Crónicas levantiscas
Juan M. Marqués Perales
Los que manejan el mundo
Como si fuera la crónica de una muerte anunciada, en la madrugada del pasado jueves 17 falleció en Huelva, su ciudad de nacimiento, residencia y muerte, el cantante y compositor Manuel Salguero, con el que compartimos piso Antonio Belmonte y yo, cuando éramos estudiantes de Bellas Artes y de Ciencias de la Información, respectivamente, en el Madrid de los primeros 70, y Salguero ejercía como vocalista de una de las muchas orquestas que cada fin de semana versionaron los éxitos del momento en las discotecas de la cadena Consulado, aunque aquel repertorio no le permitiera incluir las canciones que, como cantautor, él trataba de convertir en sus señas de identidad, ya fueran con versos de su autoría o bien sobre poemas de Juan Ramón Jiménez, Federico García Lorca y Rafael Alberti, entre otros.
Desde entonces y hasta el mismo momento de redactar estas líneas, día tras día he buscado en la prensa local de Huelva, y en internet, alguna noticia sobre su muerte, de la que supe por Antonio Belmonte, que lo seguía viendo porque eran vecinos, pero no encontré una sola línea dedicada a su memoria: nada de nada. Y la decepción ha sido doble porque busqué convencido de que encontraría aunque fuese un merecido obituario, pero parece que el esfuerzo de toda una vida dedicada a su vocación, cantar y regalar emociones a sus paisanos, no ha sido suficiente para que quede memoria alguna de él tras su marcha de este perro mundo.
Este injusto e implacable silencio me trajo de vuelta a la memoria el título de aquella película que Agustín Díaz Llanes estrenó en 1995, y que creo marcó un antes y un después en el arte de titular en el cine, y más allá, porque las nuevas tecnologías han cambiado las reglas del juego incluso en el tema de las defunciones, puesto que se han diluido todos los grises de la gama, esos que le dan sabor y carácter a las cosas, y ya tan sólo se contemplan el blanco y el negro de los extremos, al menos si uno vive en una capital o una gran ciudad, en donde todo se diluye más allá de las esquinas de la calle en la que vives, y tan sólo queda margen para la gloria o para el olvido.

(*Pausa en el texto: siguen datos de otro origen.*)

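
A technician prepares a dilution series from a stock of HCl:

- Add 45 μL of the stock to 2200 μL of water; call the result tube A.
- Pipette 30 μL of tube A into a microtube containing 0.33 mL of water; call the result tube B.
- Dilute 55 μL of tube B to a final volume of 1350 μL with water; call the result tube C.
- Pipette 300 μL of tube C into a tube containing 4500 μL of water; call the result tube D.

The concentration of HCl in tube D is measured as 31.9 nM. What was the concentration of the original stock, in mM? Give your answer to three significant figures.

Step 1: 45 μL + 2200 μL = 2245 μL total → factor 2245/45 = 49.889
Step 2: 30 μL + 0.33 mL = 360 μL total → factor 360/30 = 12
Step 3: 55 μL brought to 1350 μL → factor 1350/55 = 24.545
Step 4: 300 μL + 4500 μL = 4800 μL total → factor 4800/300 = 16
Overall dilution factor = 49.889 × 12 × 24.545 × 16 = 2.3511 × 10^5
Stock = 31.9 nM × 2.3511 × 10^5 = 7.500 × 10^6 nM = 7.50 mM

7.50 mM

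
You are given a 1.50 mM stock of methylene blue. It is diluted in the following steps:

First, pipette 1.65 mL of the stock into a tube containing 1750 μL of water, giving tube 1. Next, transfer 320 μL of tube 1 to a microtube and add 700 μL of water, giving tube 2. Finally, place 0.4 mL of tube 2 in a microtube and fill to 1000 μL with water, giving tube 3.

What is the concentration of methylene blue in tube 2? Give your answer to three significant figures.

Step 1: 1.65 mL + 1750 μL = 3.4 mL total → factor 3.4/1.65 = 2.0606
Step 2: 320 μL + 700 μL = 1020 μL total → factor 1020/320 = 3.1875
Dilution factor through tube 2 = 2.0606 × 3.1875 = 6.5682
[tube 2] = 1.50 mM / 6.5682 = 0.228 mM

0.228 mM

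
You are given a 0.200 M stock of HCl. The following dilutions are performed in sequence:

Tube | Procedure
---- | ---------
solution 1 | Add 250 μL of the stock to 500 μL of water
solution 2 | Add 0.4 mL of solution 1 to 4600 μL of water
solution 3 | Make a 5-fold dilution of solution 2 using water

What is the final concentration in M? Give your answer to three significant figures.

0.00107 M

Step 1: 250 μL + 500 μL = 750 μL total → factor 750/250 = 3
Step 2: 0.4 mL + 4600 μL = 5 mL total → factor 5/0.4 = 12.5
Step 3: 5-fold → factor 5
Overall dilution factor = 3 × 12.5 × 5 = 187.5
Final = 0.200 M / 187.5 = 0.00107 M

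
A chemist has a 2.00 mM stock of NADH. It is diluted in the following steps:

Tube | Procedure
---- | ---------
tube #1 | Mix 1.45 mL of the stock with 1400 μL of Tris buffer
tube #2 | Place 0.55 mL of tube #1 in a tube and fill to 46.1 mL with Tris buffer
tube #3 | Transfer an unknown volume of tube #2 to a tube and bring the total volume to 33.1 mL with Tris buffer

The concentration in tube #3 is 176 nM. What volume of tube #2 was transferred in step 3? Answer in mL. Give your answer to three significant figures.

0.480 mL

Step 1: 1.45 mL + 1400 μL = 2.85 mL total → factor 2.85/1.45 = 1.9655
Step 2: 0.55 mL brought to 46.1 mL → factor 46.1/0.55 = 83.818
Step 3: v brought to 33.1 mL → factor = 33.1 mL/v
Product of known-step factors = 164.75
Overall factor = 2.00 mM / (176 nM) = 11364
Step-3 factor = 11364 / 164.75 = 68.977
v = 33.1 mL / 68.977 = 0.480 mL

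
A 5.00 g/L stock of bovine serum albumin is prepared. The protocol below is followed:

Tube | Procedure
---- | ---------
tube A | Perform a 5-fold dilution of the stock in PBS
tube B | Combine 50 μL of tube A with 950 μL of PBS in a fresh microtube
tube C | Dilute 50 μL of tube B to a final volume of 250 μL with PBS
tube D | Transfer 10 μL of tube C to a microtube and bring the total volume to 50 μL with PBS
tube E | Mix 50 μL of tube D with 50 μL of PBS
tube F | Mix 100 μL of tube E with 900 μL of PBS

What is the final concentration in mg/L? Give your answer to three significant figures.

0.100 mg/L

Step 1: 5-fold → factor 5
Step 2: 50 μL + 950 μL = 1000 μL total → factor 1000/50 = 20
Step 3: 50 μL brought to 250 μL → factor 250/50 = 5
Step 4: 10 μL brought to 50 μL → factor 50/10 = 5
Step 5: 50 μL + 50 μL = 100 μL total → factor 100/50 = 2
Step 6: 100 μL + 900 μL = 1000 μL total → factor 1000/100 = 10
Overall dilution factor = 5 × 20 × 5 × 5 × 2 × 10 = 50000
Final = 5.00 g/L / 50000 = 0.0001000 g/L = 0.100 mg/L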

Hasta que la enfermedad hizo mella en sus capacidades y lo apartó para siempre de los escenarios, Manuel Salguero siguió en la brecha difundiendo en cada uno de sus conciertos la mejor poesía española de un tiempo en que todavía no sé había implantado el dicho más lamentable, por lo que tiene de vulgar, de todo el refranero español -"el vivo al bollo y el muerto al hoyo"- y el valor de las palabras sublimes aún estaban por encima de la desfachatez barata y ostentosa de este tiempo que nos ha tocado vivir. Y seguramente por eso, en nuestra cotidianidad, cada vez son menos los que saben paladear el valor de las palabras como memorias del porvenir.